O mesmo relata ainda que “se não houvesse transtornos causados pelo transporte”, o doente “chegaria mais cedo” ao hospital do Fogo, “porém sem certeza de que sobreviveria dado à evolução clínica, que foi muito aguda, rápida e agressiva”.
“Uma situação clínica rara, mas que acontece de acordo com a literatura”, aponta o documento.
Mesmo que tivesse chegado mais cedo, os tratamentos que receberia, como por exemplo, a transfusão de glóbulos disponível naquele hospital “serviria como tratamento de apoio, e não como garantia de sobrevida”.
Helicóptero para evacuações
Entre outras várias considerações sobre as evacuações, o inquérito nota ainda que a ausência da ambulância no cais do porto dos Cavaleiros “foi grave”, por isso recomenda a “aquisição” dessa viatura para aquela unidade hospitalar.
Contudo, a Comissão de inquérito concluiu que os “procedimentos recomendados e necessários no quadro clínico apresentado pelo doente desde entrada no Centro de Saúde da Brava até ao óbito no Fogo foram cumpridos, de acordo com as condições existentes, o que nos leva a concluir que em relação aos serviços médicos hospitalares prestados não houve nenhuma negligência médica na assistência prestada ao adolescente /doente”.

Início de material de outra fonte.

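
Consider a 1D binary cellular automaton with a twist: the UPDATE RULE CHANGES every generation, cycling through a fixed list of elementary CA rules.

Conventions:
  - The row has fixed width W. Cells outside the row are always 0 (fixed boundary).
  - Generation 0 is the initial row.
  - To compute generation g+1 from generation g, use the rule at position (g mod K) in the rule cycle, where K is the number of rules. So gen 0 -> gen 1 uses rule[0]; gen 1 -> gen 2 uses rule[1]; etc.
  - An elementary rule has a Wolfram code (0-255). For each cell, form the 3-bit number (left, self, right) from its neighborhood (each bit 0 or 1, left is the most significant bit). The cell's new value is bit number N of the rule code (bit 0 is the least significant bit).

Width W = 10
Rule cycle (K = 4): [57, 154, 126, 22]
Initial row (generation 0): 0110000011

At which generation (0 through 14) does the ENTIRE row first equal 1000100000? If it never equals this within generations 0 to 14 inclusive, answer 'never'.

Gen 0: 0110000011
Gen 1 (rule 57): 0101111010
Gen 2 (rule 154): 1001110001
Gen 3 (rule 126): 1111011011
Gen 4 (rule 22): 0000000000
Gen 5 (rule 57): 1111111111
Gen 6 (rule 154): 1111111110
Gen 7 (rule 126): 1000000011
Gen 8 (rule 22): 1100000100
Gen 9 (rule 57): 1011110011
Gen 10 (rule 154): 0011101110
Gen 11 (rule 126): 0110111011
Gen 12 (rule 22): 1000000000
Gen 13 (rule 57): 0111111111
Gen 14 (rule 154): 1111111110

Answer: never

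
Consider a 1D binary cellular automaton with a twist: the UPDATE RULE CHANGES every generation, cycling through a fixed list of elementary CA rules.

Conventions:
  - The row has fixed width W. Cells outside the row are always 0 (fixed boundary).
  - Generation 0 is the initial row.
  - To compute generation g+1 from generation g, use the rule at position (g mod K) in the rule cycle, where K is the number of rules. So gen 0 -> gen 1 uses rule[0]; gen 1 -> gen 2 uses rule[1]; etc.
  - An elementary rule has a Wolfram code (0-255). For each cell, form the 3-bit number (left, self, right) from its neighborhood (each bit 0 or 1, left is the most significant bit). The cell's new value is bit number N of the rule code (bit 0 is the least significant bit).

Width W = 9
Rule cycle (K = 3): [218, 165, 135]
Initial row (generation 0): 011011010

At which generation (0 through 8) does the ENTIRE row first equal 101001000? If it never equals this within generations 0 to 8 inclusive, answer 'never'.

Answer: never

Derivation:
Gen 0: 011011010
Gen 1 (rule 218): 111011001
Gen 2 (rule 165): 010100001
Gen 3 (rule 135): 110101111
Gen 4 (rule 218): 110001111
Gen 5 (rule 165): 000100110
Gen 6 (rule 135): 111101000
Gen 7 (rule 218): 111100100
Gen 8 (rule 165): 011000101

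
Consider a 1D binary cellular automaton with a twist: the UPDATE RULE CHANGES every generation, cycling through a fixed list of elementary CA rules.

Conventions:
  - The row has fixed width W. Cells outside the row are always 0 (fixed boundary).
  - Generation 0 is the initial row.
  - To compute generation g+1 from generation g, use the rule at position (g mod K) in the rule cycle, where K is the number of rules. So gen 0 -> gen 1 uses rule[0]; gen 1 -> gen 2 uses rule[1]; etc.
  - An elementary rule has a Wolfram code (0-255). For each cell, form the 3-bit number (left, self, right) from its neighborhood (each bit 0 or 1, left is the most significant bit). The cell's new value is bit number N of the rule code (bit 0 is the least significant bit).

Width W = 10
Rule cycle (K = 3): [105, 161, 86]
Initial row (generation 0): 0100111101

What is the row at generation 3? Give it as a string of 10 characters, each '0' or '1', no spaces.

Answer: 0011000000

Derivation:
Gen 0: 0100111101
Gen 1 (rule 105): 0000100110
Gen 2 (rule 161): 1110000000
Gen 3 (rule 86): 0011000000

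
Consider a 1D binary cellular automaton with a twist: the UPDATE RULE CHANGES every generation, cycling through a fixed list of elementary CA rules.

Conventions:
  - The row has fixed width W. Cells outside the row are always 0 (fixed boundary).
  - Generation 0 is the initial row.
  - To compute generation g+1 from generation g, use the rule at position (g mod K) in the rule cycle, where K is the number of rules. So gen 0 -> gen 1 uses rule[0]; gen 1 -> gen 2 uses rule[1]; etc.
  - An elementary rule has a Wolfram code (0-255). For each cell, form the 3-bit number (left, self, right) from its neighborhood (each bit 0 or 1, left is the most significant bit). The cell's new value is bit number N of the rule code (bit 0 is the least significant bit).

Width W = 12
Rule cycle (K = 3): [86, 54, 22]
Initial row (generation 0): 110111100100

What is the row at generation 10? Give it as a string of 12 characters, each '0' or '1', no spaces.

Answer: 111000100011

Derivation:
Gen 0: 110111100100
Gen 1 (rule 86): 010000111110
Gen 2 (rule 54): 111001000001
Gen 3 (rule 22): 000111100011
Gen 4 (rule 86): 001000110101
Gen 5 (rule 54): 011101001111
Gen 6 (rule 22): 100001110000
Gen 7 (rule 86): 110010011000
Gen 8 (rule 54): 001111100100
Gen 9 (rule 22): 010000011110
Gen 10 (rule 86): 111000100011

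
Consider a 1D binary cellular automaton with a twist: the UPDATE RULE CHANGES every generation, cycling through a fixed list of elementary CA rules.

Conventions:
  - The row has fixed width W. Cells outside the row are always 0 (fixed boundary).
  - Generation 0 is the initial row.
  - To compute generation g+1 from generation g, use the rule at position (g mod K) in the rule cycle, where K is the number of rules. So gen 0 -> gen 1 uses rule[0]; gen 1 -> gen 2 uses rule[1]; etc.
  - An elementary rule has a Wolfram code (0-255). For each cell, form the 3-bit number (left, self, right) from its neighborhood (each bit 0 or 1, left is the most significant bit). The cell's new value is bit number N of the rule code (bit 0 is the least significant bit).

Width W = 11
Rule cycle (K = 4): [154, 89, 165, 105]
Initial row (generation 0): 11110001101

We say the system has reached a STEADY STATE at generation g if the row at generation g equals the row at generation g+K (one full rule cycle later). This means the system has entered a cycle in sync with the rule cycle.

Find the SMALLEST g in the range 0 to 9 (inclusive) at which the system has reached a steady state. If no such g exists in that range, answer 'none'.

Answer: none

Derivation:
Gen 0: 11110001101
Gen 1 (rule 154): 11101011000
Gen 2 (rule 89): 10100011111
Gen 3 (rule 165): 11101001110
Gen 4 (rule 105): 10110001010
Gen 5 (rule 154): 00101010001
Gen 6 (rule 89): 10000001100
Gen 7 (rule 165): 10111100001
Gen 8 (rule 105): 01100101100
Gen 9 (rule 154): 11011001010
Gen 10 (rule 89): 11011100001
Gen 11 (rule 165): 00101001101
Gen 12 (rule 105): 10010001110
Gen 13 (rule 154): 01101011101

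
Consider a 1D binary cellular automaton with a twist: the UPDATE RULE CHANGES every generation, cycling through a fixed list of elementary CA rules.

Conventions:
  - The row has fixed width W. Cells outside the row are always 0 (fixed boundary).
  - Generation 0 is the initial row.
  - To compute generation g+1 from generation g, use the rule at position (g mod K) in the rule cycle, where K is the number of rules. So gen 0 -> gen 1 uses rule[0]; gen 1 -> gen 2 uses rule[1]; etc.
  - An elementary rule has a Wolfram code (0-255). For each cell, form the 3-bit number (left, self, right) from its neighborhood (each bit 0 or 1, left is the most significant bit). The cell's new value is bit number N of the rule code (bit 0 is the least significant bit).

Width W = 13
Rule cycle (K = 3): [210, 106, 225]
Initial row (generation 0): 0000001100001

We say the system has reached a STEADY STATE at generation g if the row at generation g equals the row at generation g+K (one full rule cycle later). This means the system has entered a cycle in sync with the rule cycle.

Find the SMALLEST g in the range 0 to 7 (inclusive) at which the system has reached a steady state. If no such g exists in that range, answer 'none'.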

Entre as recomendações para melhorar o processo de evacuações, o inquérito apela à “deslocalização de um destacamento da Guarda Costeira e de uma das embarcações sob gestão do Sistema Nacional de Busca e Salvamento, para a ilha da Brava, no curto prazo”, com posterior reforço desta unidade militar, com um helicóptero destinado a evacuações médicas.
O documento diz ainda que é necessário “elaborar e implementar o protocolo de assistência emergência pré- hospitalar, ao nível nacional”.